🤖 AI Summary
Traditional feature matching methods (e.g., SIFT) suffer from high computational cost and limited keypoint density. To address this, we propose an efficient dense matching method leveraging motion vectors (MVs) extracted directly from the AV1 compressed domain. Our approach parses encoder-generated MVs, refines them via sub-pixel interpolation, and applies cosine-similarity-based consistency filtering to produce high-density, sub-pixel-accurate short trajectories suitable for SfM/SLAM frontends. This work constitutes the first use of AV1 MVs directly in visual reconstruction pipelines.
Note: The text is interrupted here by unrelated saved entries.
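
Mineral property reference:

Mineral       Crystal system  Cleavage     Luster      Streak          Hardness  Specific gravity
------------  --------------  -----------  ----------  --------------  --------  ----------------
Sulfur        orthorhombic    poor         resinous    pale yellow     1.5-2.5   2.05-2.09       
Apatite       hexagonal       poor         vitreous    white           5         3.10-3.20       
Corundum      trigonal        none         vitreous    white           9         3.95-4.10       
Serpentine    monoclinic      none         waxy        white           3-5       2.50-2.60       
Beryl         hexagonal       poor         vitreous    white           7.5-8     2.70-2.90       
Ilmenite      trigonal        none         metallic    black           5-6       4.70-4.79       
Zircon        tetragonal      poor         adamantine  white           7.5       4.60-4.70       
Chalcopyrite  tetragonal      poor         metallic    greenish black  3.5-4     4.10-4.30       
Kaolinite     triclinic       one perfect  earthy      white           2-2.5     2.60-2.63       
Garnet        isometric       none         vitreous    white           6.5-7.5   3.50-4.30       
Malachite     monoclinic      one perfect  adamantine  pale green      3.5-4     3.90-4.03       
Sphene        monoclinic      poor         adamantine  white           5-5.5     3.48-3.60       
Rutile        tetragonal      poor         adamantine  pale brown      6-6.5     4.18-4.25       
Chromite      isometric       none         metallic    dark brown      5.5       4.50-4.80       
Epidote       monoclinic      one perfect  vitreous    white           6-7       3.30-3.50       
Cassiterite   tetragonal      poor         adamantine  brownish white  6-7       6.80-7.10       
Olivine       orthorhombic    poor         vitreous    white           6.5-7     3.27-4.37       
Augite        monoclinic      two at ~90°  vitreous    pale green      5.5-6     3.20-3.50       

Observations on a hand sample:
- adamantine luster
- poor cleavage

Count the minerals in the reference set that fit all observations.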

Evaluated on a 117-frame video, our method achieves full-frame registration, reconstructing 460K–620K 3D points with reprojection errors of only 0.51–0.53 pixels, while significantly reducing CPU utilization. The method strikes a favorable balance among matching density, geometric accuracy, and computational efficiency, demonstrating strong potential for scalable, end-to-end 3D reconstruction deployment.
📝 Abstract
We repurpose AV1 motion vectors to produce dense sub-pixel correspondences and short tracks filtered by cosine consistency. On short videos, this compressed-domain front end runs comparably to sequential SIFT while using far less CPU, and yields denser matches with competitive pairwise geometry. As a small SfM demo on a 117-frame clip, MV matches register all images and reconstruct 0.46-0.62M points at 0.51-0.53,px reprojection error; BA time grows with match density. These results show compressed-domain correspondences are a practical, resource-efficient front end with clear paths to scaling in full pipelines.